PHP Bootstrap and security

I have a site which has been constructed using Bootstrap. The site has no searchbox and no database and yet has been hacked. Are there any security issues with Bootstrap that I should look at and if so solutions that people could advise me to adopt? Thanks in advance.

Bootstrap isn’t going to be your problem here - it has nothing to do with PHP, or server side code, it’s just HTML and CSS, with a little JavaScript. It’s a front-end framework. Is there any PHP behind it? Have you looked at the security for the server or host you’re using?

Sounds like the server has been breached.

1 Like

Thank you for your replies. My first thought was that the server had been breached although this is on a shared server and no other sites have been affected. I have changed all the FTP and control panel logins, deleted an ASP file that appeared and re-instated clean code. It was suggested that Bootstrap js files could be exploited but I don’t understand how this could be or how to prevent it.
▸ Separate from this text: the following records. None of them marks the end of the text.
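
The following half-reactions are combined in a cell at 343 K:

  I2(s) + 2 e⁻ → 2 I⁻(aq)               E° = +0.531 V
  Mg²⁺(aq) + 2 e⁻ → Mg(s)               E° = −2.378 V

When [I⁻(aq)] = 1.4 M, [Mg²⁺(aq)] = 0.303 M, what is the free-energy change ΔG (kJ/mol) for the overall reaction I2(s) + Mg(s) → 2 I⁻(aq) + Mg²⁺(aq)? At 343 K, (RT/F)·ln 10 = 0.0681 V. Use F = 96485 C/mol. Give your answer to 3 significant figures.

−563 kJ/mol

With I₂/I⁻ reduced at the cathode, E°cell = +0.531 − (−2.378) = +2.909 V and n = 2.
Q = [I⁻(aq)]^2·[Mg²⁺(aq)] = 0.594, so log Q = −0.226 and E = +2.909 − (0.0681/2)(−0.226) = +2.9167 V.
Finally ΔG = −nFE = −(2)(96485 C/mol)(+2.9167 V) = −563 kJ/mol.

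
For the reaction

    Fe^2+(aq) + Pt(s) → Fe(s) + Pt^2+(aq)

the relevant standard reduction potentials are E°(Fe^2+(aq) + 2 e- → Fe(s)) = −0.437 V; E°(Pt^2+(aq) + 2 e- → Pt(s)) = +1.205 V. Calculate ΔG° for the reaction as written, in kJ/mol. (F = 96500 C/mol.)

+317 kJ/mol

In the reaction as written Fe^2+(aq) is reduced, so the Fe²⁺/Fe couple is the cathode and Pt²⁺/Pt is the anode.
E°cell = −0.437 − (+1.205) = −1.642 V; balancing electrons gives n = 2.
ΔG° = −nFE°cell = −(2)(96500)(−1.642) J/mol = +317 kJ/mol.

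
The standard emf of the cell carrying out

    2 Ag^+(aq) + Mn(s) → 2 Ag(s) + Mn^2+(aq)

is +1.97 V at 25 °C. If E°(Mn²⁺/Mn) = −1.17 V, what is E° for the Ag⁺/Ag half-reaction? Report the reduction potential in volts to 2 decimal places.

In the reaction as written the Ag⁺/Ag couple is reduced (cathode) and Mn²⁺/Mn is oxidized (anode), so E°cell = E°(Ag⁺/Ag) − E°(Mn²⁺/Mn).
E°(Ag⁺/Ag) = E°cell + E°(anode) = +1.97 + (−1.17) = +0.80 V.

+0.80 V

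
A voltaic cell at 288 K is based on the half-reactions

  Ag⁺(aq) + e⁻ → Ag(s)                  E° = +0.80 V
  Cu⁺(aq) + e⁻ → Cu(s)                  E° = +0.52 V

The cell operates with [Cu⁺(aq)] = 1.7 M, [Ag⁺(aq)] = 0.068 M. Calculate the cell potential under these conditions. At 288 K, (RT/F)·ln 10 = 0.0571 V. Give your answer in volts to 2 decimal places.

Ag⁺/Ag is reduced (cathode, E° = +0.80 V) and Cu⁺/Cu is oxidized (anode).
E°cell = +0.80 − (+0.52) = +0.28 V, with n = 1 electron transferred.
For the overall reaction Ag⁺(aq) + Cu(s) → Ag(s) + Cu⁺(aq), Q = [Cu⁺(aq)] / [Ag⁺(aq)] = 25, giving log Q = 1.398.
E = E° − (0.0571/n)·log Q = +0.28 − (0.0571/1)(1.398) = +0.20 V.

+0.20 V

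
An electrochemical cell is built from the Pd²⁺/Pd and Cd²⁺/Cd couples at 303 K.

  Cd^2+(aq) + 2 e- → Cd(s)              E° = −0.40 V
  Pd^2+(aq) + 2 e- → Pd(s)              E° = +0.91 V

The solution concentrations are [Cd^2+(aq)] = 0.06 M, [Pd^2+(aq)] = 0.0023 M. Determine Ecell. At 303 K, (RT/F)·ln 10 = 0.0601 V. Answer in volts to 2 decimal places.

The Pd²⁺/Pd couple has the more positive E°, so it is the cathode; Cd²⁺/Cd is the anode.
E°cell = +0.91 − (−0.40) = +1.31 V, with n = 2 electrons transferred.
The balanced reaction is Pd^2+(aq) + Cd(s) → Pd(s) + Cd^2+(aq), so Q = [Cd^2+(aq)] / [Pd^2+(aq)] = 26.1 and log Q = 1.416.
Applying E = E° − (RT ln10/nF)·log Q gives +1.31 − (0.0601/2)(1.416) = +1.27 V.

+1.27 V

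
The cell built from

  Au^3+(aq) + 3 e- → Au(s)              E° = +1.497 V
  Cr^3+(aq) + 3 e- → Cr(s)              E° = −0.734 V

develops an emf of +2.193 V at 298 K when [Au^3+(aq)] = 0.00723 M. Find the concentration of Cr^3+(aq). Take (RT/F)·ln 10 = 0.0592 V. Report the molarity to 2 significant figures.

0.61 M

With Au³⁺/Au at the cathode and Cr³⁺/Cr at the anode, E°cell = +1.497 − (−0.734) = +2.231 V (n = 3).
Rearranging E = E° − (0.0592/n)·log Q gives log Q = 3(+2.231 − (+2.193))/0.0592 = 1.926.
For Au^3+(aq) + Cr(s) → Au(s) + Cr^3+(aq), the reaction quotient is Q = [Cr^3+(aq)] / [Au^3+(aq)].
Isolating [Cr^3+(aq)] in Q = 10^{1.926} yields log [Cr^3+(aq)] = −0.215, i.e. 0.61 M.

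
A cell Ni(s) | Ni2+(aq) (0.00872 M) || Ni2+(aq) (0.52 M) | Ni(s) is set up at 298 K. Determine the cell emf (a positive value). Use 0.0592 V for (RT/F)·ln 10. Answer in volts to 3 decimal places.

0.053 V

For a concentration cell E°cell = 0, since both electrodes use the same couple.
The compartment with the higher Ni2+(aq) concentration (0.52 M) acts as the cathode; ions are reduced there and produced at the dilute (0.00872 M) anode.
With n = 2, Ecell = −(0.0592/2)·log([dilute]/[conc]) = −(0.0592/2)·log(0.00872/0.52) = +0.053 V.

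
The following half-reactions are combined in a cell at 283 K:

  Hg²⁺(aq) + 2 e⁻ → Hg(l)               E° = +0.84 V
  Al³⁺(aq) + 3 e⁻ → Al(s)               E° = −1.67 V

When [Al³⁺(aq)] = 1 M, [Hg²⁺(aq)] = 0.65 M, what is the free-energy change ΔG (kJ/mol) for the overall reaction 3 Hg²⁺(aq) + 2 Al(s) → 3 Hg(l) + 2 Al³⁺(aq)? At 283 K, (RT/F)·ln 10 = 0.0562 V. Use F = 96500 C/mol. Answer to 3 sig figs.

The standard cell potential is +0.84 − (−1.67) = +2.51 V, with n = 6 electrons in the balanced equation.
Here Q = [Al³⁺(aq)]^2 / [Hg²⁺(aq)]^3 = 3.64 (log Q = 0.561), giving E = +2.51 − (0.0562/6)·(0.561) = +2.5047 V.
ΔG = −nFE = −(6)(96500)(+2.5047) J/mol = −1450 kJ/mol.

−1450 kJ/mol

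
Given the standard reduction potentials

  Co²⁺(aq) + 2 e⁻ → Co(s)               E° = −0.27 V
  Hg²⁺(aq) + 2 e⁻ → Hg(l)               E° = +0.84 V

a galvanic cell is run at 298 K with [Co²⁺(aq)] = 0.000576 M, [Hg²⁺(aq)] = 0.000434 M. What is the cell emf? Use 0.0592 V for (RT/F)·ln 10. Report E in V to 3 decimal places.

Since E°(Hg²⁺/Hg) > E°(Co²⁺/Co), Hg²⁺/Hg serves as the cathode.
E°cell = +0.84 − (−0.27) = +1.11 V, with n = 2 electrons transferred.
The balanced reaction is Hg²⁺(aq) + Co(s) → Hg(l) + Co²⁺(aq), so Q = [Co²⁺(aq)] / [Hg²⁺(aq)] = 1.33 and log Q = 0.123.
E = E° − (0.0592/n)·log Q = +1.11 − (0.0592/2)(0.123) = +1.106 V.

+1.106 V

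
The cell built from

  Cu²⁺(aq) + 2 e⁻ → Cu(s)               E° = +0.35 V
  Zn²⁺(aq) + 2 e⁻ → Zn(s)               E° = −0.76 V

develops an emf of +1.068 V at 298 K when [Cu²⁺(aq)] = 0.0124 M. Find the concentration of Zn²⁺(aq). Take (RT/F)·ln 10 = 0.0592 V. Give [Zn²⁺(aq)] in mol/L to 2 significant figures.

With Cu²⁺/Cu at the cathode and Zn²⁺/Zn at the anode, E°cell = +0.35 − (−0.76) = +1.11 V (n = 2).
Since E = E° − (0.0592/n)·log Q, log Q = n(E° − E)/0.0592 = 1.419.
Balancing electrons gives Cu²⁺(aq) + Zn(s) → Cu(s) + Zn²⁺(aq); thus Q = [Zn²⁺(aq)] / [Cu²⁺(aq)].
Solving for the unknown gives log [Zn²⁺(aq)] = −0.488, so [Zn²⁺(aq)] ≈ 0.33 M.

0.33 M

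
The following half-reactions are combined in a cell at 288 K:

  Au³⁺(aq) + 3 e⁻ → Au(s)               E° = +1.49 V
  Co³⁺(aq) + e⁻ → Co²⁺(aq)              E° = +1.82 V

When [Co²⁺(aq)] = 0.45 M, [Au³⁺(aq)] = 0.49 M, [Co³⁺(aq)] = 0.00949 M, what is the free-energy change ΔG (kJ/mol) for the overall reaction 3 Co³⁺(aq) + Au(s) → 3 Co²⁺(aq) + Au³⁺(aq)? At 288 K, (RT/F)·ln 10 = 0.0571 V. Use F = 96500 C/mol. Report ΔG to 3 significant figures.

−69.5 kJ/mol

E°cell = +1.82 − (+1.49) = +0.33 V; the balanced reaction transfers n = 3 electrons.
The reaction quotient is ([Co²⁺(aq)]^3·[Au³⁺(aq)]) / [Co³⁺(aq)]^3 = 5.22×10^4; by Nernst, E = +0.33 − (0.0571/3)(4.718) = +0.2402 V.
Then ΔG = −nFE = −3 × 96500 × +0.2402 J/mol = −69.5 kJ/mol.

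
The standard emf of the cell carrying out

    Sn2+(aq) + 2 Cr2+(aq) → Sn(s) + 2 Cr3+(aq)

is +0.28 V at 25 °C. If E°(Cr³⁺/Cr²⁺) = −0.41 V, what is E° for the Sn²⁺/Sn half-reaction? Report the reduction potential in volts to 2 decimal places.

−0.13 V

In the reaction as written the Sn²⁺/Sn couple is reduced (cathode) and Cr³⁺/Cr²⁺ is oxidized (anode), so E°cell = E°(Sn²⁺/Sn) − E°(Cr³⁺/Cr²⁺).
E°(Sn²⁺/Sn) = E°cell + E°(anode) = +0.28 + (−0.41) = −0.13 V.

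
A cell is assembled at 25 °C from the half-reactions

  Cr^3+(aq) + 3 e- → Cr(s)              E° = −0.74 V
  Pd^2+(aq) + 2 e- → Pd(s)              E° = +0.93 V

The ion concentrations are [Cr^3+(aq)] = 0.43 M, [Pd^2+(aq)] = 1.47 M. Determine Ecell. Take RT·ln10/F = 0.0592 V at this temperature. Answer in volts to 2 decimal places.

+1.68 V

Pd²⁺/Pd is reduced (cathode, E° = +0.93 V) and Cr³⁺/Cr is oxidized (anode).
The standard potential is +0.93 − (−0.74) = +1.67 V and the balanced reaction transfers n = 6 electrons.
For the overall reaction 3 Pd^2+(aq) + 2 Cr(s) → 3 Pd(s) + 2 Cr^3+(aq), Q = [Cr^3+(aq)]^2 / [Pd^2+(aq)]^3 = 0.0582, giving log Q = −1.235.
Applying E = E° − (RT ln10/nF)·log Q gives +1.67 − (0.0592/6)(−1.235) = +1.68 V.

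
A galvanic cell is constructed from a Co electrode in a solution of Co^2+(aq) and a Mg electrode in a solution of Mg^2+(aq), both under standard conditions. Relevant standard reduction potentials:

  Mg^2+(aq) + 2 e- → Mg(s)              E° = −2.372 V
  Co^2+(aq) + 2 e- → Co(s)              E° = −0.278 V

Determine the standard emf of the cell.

+2.094 V

The Co²⁺/Co couple has the higher E°, so Co ion is reduced (cathode) and Mg is oxidized (anode).
E°cell = E°(cathode) − E°(anode) = −0.278 − (−2.372) = +2.094 V.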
JS files are only executed on the client side, i.e. in the browser. So, it is not the case.

Do you have any server side programming like PHP files? If so - most likely it’s sort of file injection, include of unsanitized file name taken from the user input.

The website is written in PHP. The only user input on the website is a contact form.

As I said above, most likely it’s file injection, which is done via GET request parameters and which is a user input, even if you don’t think it is.

Or any other kind of tampering on input data.

I don’t have any GET requests on the site, and have only used POST in the contact form. Unless of course there is something I am missing.

POST is user input, so is also prone to injection.

Do you have any urls with a quesry string, such as www.domain.com?thing=something

No query strings either.

What’s the use of php then? Just static header/footer include only?

Mainly yes, a few includes. It’s a very simple site.

Then the only idea I’ve got is ftp passwords stolen from the developer’s PC by a trojan

Do you allow attachments to be sent via the Contact form?

I’ve deleted the FTP accounts and set up a new one with a secure password just in case.

Nope, no attachments and the input is cleaned.

This topic was automatically closed 91 days after the last reply. New replies are no longer allowed.